All three trials reported data for estimation of reduction of intraocular pressure (IOP). However, time points of IOP measurement varied. For the trial comparing acupressure to a sham procedure, the difference in IOP reduction (measured in mm Hg) is estimated to be -3.70 (95% confidence interval [CI] -7.11 to -0.29) for the right eye and -4.90 (95% CI -8.08 to -1.72) for the left eye at four weeks, and -1.30 mm Hg (95% CI -4.78 to 2.18) for the right eye and -2.30 mm Hg (95% CI -5.73 to 1.13) for the left eye at eight weeks. For the trial comparing TENS to sham treatment, the difference reduction is estimated to be -2.81 (95% CI -3.8 to -1.84) for the right eye and -2.58 (95% CI -3.36 to -1.80) for the left eye immediately after treatment, -2.93 (95% CI -3.72 to -2.13) for the right eye and -3.56 (95% CI -4.35 to 2.78) for the left eye 30 minutes after treatment, and finally -3.61 (95% CI -4.47 to -2.75) for the right eye and -3.61 (95% -4.47 to -2.74) for the left eye. For the trial that compared acupuncture on eye-points versus non-eye-points, 11 out of 22 (50%) participants did not complete the treatment.
One trial reported data for estimation of visual acuity. When acupressure is compared to sham treatment, the difference in uncorrected visual acuity (UCVA, measured in logMAR) is estimated to be -0.01 (95% CI -0.24 to 0.22) for the right eye and -0.04 (95% CI -0.27 to 0.19) for the left eye at four months, and -0.03 logMAR (95% CI -0.27 to 0.21) for the right eye and -0.16 logMAR (95% CI -0.43 to 0.11) for the left eye at eight months. The difference in best corrected visual acuity (BCVA) is estimated to be 0.10 (95% CI -0.06 to 0.26) for the right eye and 0 (95% CI -0.14 to 0.14) for the left eye at four months, and -0.04 logMAR (95% CI -0.09 to 0.17) for the right eye and -0.04 logMAR (95% CI -0.18 to 0.10) for the left eye at eight months.

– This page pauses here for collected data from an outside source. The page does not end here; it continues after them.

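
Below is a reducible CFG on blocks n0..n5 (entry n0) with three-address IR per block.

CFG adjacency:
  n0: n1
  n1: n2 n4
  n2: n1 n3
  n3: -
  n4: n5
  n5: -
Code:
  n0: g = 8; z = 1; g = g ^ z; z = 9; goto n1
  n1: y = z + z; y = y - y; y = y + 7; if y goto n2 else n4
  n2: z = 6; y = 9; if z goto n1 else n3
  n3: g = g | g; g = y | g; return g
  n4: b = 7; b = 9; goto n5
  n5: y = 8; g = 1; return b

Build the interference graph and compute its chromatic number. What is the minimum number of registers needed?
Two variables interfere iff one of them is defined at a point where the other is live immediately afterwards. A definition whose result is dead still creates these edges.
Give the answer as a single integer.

Answer: 3

Derivation:
def/use:
  n0: def={g,z} ue=∅
  n1: def={y} ue={z}
  n2: def={y,z} ue=∅
  n3: def={g} ue={g,y}
  n4: def={b} ue=∅
  n5: def={g,y} ue={b}

Backward fixpoint:
  live n0: ∅→{g,z}
  live n1: {g,z}→{g}
  live n2: {g}→{g,y,z}
  live n3: {g,y}→∅
  live n4: ∅→{b}
  live n5: {b}→∅

Conflict graph:
  b: {g,y}
  g: {b,y,z}
  y: {b,g,z}
  z: {g,y}

Chromatic number:
  {b,g,y} pairwise interfere (3-clique) ⇒ χ ≥ 3
  3-colouring: r0={g}  r1={y}  r2={b,z}
  χ = 3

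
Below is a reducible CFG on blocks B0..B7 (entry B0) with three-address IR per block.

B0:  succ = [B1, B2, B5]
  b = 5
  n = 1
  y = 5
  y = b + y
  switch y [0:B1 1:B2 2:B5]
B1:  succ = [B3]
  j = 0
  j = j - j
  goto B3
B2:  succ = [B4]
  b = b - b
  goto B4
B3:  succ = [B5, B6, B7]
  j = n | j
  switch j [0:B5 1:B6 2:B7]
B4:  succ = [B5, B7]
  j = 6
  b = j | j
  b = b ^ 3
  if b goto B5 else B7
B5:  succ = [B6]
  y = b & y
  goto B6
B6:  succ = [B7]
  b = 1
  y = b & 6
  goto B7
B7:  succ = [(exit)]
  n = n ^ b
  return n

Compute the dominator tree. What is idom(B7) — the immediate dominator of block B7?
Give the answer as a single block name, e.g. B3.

idom tree: B1←B0 B2←B0 B3←B1 B4←B2 B5←B0 B6←B0 B7←B0
Dom at joins:
  B5: preds {B0,B3,B4}: {B0} ∩ {B0,B1,B3} ∩ {B0,B2,B4} = {B0}; idom=B0
  B6: preds {B3,B5}: {B0,B1,B3} ∩ {B0,B5} = {B0}; idom=B0
  B7: preds {B3,B4,B6}: {B0,B1,B3} ∩ {B0,B2,B4} ∩ {B0,B6} = {B0}; idom=B0

idom(B7) = B0

Answer: B0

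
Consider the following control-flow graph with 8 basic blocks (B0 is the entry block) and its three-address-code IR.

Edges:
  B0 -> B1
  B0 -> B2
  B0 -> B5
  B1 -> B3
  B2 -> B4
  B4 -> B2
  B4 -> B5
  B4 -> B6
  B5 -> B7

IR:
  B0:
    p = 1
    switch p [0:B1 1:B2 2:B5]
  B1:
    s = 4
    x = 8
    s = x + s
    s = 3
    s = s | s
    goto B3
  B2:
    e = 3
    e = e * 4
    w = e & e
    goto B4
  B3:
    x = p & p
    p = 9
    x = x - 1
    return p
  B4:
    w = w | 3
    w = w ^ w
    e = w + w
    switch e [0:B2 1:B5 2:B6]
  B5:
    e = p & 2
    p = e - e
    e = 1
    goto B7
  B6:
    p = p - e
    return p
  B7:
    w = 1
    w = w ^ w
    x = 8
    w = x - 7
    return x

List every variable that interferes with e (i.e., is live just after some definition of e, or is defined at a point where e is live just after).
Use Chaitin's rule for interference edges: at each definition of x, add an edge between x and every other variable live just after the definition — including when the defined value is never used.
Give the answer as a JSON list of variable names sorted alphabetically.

Answer: ["p"]

Derivation:
Per-block:
  B0: def={p} ue=∅
  B1: def={s,x} ue=∅
  B2: def={e,w} ue=∅
  B3: def={p,x} ue={p}
  B4: def={e,w} ue={w}
  B5: def={e,p} ue={p}
  B6: def={p} ue={e,p}
  B7: def={w,x} ue=∅

Live sets:
  B0: in=∅ out={p}
  B1: in={p} out={p}
  B2: in={p} out={p,w}
  B3: in={p} out=∅
  B4: in={p,w} out={e,p}
  B5: in={p} out=∅
  B6: in={e,p} out=∅
  B7: in=∅ out=∅

Conflict graph:
  e: {p}
  p: {e,s,w,x}
  s: {p,x}
  w: {p,x}
  x: {p,s,w}

N(e) = ["p"]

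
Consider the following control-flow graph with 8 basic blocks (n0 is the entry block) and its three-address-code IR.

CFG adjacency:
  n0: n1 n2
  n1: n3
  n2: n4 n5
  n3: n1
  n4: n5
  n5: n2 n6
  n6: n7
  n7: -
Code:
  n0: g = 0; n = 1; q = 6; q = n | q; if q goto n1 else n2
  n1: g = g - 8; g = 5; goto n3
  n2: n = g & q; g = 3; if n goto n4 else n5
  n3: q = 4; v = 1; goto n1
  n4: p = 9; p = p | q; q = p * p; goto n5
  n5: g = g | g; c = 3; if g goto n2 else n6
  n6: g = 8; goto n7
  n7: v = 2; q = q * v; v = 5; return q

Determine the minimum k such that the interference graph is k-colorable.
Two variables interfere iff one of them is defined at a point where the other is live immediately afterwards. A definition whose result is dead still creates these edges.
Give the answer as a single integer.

Per-block:
  n0: {g,n,q} / ∅
  n1: {g} / {g}
  n2: {g,n} / {g,q}
  n3: {q,v} / ∅
  n4: {p,q} / {q}
  n5: {c,g} / {g}
  n6: {g} / ∅
  n7: {q,v} / {q}

Backward fixpoint:
  n0: in=∅ out={g,q}
  n1: in={g} out={g}
  n2: in={g,q} out={g,q}
  n3: in={g} out={g}
  n4: in={g,q} out={g,q}
  n5: in={g,q} out={g,q}
  n6: in={q} out={q}
  n7: in={q} out=∅

Interference:
  c — {g,q}
  g — {c,n,p,q,v}
  n — {g,q}
  p — {g,q}
  q — {c,g,n,p,v}
  v — {g,q}

Chromatic number:
  lower bound: {c,g,q} mutually conflict ⇒ χ ≥ 3
  3-colouring: c0={g}  c1={q}  c2={c,n,p,v}
  χ = 3

Answer: 3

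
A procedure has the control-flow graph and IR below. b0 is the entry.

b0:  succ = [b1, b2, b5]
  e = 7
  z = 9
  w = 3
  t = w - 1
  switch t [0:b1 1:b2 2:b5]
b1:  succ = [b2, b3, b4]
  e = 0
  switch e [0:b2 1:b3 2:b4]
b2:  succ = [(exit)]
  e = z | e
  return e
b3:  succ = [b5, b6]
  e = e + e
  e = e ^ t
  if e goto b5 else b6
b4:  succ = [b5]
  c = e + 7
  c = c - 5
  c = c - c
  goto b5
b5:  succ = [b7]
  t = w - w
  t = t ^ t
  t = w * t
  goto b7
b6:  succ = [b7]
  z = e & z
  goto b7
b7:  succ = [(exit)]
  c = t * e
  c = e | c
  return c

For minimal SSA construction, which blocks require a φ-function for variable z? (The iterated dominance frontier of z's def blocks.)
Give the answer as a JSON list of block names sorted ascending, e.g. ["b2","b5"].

Answer: ["b7"]

Analysis:
idom tree: b1←b0 b2←b0 b3←b1 b4←b1 b5←b0 b6←b3 b7←b0
Dom∩ at merges:
  b2: preds {b0,b1}: {b0} ∩ {b0,b1} = {b0}; idom=b0
  b5: preds {b0,b3,b4}: {b0} ∩ {b0,b1,b3} ∩ {b0,b1,b4} = {b0}; idom=b0
  b7: preds {b5,b6}: {b0,b5} ∩ {b0,b1,b3,b6} = {b0}; idom=b0

Frontier:
  join b2 pred b0: · stop@b0
  join b2 pred b1: b1 stop@b0
  join b5 pred b0: · stop@b0
  join b5 pred b3: b3→b1 stop@b0
  join b5 pred b4: b4→b1 stop@b0
  join b7 pred b5: b5 stop@b0
  join b7 pred b6: b6→b3→b1 stop@b0
  b0 → ∅
  b1 → {b2,b5,b7}
  b2 → ∅
  b3 → {b5,b7}
  b4 → {b5}
  b5 → {b7}
  b6 → {b7}
  b7 → ∅

φ for z: defs {b0,b6}
  DF⁺ = {b7}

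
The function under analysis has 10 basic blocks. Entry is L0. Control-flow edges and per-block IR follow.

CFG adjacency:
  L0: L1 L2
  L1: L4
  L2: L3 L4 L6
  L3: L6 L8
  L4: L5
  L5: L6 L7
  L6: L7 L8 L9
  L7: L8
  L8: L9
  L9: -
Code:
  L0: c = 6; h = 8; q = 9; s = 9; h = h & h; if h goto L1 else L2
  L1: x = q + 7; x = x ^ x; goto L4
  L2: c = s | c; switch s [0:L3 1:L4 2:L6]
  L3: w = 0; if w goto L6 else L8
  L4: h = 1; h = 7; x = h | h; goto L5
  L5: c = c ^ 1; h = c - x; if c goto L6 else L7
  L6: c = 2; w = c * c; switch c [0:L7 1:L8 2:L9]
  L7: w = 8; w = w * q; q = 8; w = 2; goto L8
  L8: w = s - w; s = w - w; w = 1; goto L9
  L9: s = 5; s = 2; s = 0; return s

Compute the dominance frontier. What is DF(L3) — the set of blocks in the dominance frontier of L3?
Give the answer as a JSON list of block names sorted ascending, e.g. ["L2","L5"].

idom tree: L1←L0 L2←L0 L3←L2 L4←L0 L5←L4 L6←L0 L7←L0 L8←L0 L9←L0
Dom∩ at merges:
  L4: preds {L1,L2}: {L0,L1} ∩ {L0,L2} = {L0}; idom=L0
  L6: preds {L2,L3,L5}: {L0,L2} ∩ {L0,L2,L3} ∩ {L0,L4,L5} = {L0}; idom=L0
  L7: preds {L5,L6}: {L0,L4,L5} ∩ {L0,L6} = {L0}; idom=L0
  L8: preds {L3,L6,L7}: {L0,L2,L3} ∩ {L0,L6} ∩ {L0,L7} = {L0}; idom=L0
  L9: preds {L6,L8}: {L0,L6} ∩ {L0,L8} = {L0}; idom=L0

Frontier:
  L4←L1: walk L1 to L0
  L4←L2: walk L2 to L0
  L6←L2: walk L2 to L0
  L6←L3: walk L3→L2 to L0
  L6←L5: walk L5→L4 to L0
  L7←L5: walk L5→L4 to L0
  L7←L6: walk L6 to L0
  L8←L3: walk L3→L2 to L0
  L8←L6: walk L6 to L0
  L8←L7: walk L7 to L0
  L9←L6: walk L6 to L0
  L9←L8: walk L8 to L0
  DF(L0)=∅
  DF(L1)={L4}
  DF(L2)={L4,L6,L8}
  DF(L3)={L6,L8}
  DF(L4)={L6,L7}
  DF(L5)={L6,L7}
  DF(L6)={L7,L8,L9}
  DF(L7)={L8}
  DF(L8)={L9}
  DF(L9)=∅

DF(L3) = ["L6", "L8"]

Answer: ["L6", "L8"]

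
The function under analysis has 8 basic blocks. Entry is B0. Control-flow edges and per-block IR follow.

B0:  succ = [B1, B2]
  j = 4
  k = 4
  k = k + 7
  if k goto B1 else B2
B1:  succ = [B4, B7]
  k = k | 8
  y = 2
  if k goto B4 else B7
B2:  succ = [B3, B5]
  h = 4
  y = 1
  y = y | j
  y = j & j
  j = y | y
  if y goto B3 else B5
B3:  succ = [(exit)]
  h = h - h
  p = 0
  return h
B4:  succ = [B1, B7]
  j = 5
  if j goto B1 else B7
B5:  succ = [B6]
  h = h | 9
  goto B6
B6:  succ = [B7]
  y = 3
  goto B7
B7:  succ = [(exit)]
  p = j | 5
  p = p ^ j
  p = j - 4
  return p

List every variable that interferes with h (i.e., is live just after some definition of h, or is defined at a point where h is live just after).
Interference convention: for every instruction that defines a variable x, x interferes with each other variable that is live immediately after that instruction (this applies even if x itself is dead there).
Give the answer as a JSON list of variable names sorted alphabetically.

Answer: ["j", "p", "y"]

Analysis:
def/use:
  B0: {j,k} / ∅
  B1: {k,y} / {k}
  B2: {h,j,y} / {j}
  B3: {h,p} / {h}
  B4: {j} / ∅
  B5: {h} / {h}
  B6: {y} / ∅
  B7: {p} / {j}

Live sets:
  live B0: ∅→{j,k}
  live B1: {j,k}→{j,k}
  live B2: {j}→{h,j}
  live B3: {h}→∅
  live B4: {k}→{j,k}
  live B5: {h,j}→{j}
  live B6: {j}→{j}
  live B7: {j}→∅

Conflict graph:
  h: {j,p,y}
  j: {h,k,p,y}
  k: {j,y}
  p: {h,j}
  y: {h,j,k}

N(h) = ["j", "p", "y"]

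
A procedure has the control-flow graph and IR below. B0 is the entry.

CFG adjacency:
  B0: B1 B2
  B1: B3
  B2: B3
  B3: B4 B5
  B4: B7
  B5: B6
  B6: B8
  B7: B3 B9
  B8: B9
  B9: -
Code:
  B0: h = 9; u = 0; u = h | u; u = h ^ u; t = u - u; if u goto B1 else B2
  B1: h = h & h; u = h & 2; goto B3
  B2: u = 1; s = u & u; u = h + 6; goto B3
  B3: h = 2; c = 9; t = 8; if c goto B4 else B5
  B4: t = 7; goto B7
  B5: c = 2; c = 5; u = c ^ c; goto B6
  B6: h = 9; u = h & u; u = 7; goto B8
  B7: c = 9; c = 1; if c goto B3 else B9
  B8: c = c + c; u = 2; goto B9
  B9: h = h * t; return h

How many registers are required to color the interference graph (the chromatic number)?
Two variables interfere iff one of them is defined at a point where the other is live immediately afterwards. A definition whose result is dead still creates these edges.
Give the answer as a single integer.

def/use:
  B0 def {h,t,u} use ∅
  B1 def {h,u} use {h}
  B2 def {s,u} use {h}
  B3 def {c,h,t} use ∅
  B4 def {t} use ∅
  B5 def {c,u} use ∅
  B6 def {h,u} use {u}
  B7 def {c} use ∅
  B8 def {c,u} use {c}
  B9 def {h} use {h,t}

Liveness:
  B0: in=∅ out={h}
  B1: in={h} out=∅
  B2: in={h} out=∅
  B3: in=∅ out={h,t}
  B4: in={h} out={h,t}
  B5: in={t} out={c,t,u}
  B6: in={c,t,u} out={c,h,t}
  B7: in={h,t} out={h,t}
  B8: in={c,h,t} out={h,t}
  B9: in={h,t} out=∅

Conflict graph:
  c — {h,t,u}
  h — {c,s,t,u}
  s — {h}
  t — {c,h,u}
  u — {c,h,t}

Chromatic number:
  clique {c,h,t,u} ⇒ need ≥ 4
  assign c→c1 h→c0 s→c1 t→c2 u→c3 — no edge inside a register ⇒ χ ≤ 4
  χ = 4

Answer: 4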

One trial reported progression of optic disc damage or nerve fiber layer loss without any between-group comparison. Because of the quantity of missing data (50%), we did not calculate a between-group comparison, as the quantitative results are difficult to interpret.
One trial reported adverse events in two patients (out of 22) who experienced needle sensitivity. However, the study did not report between-group comparisons. Because of the quantity of missing data (50%), we did not calculate a between-group comparison, as the quantitative results are difficult to interpret.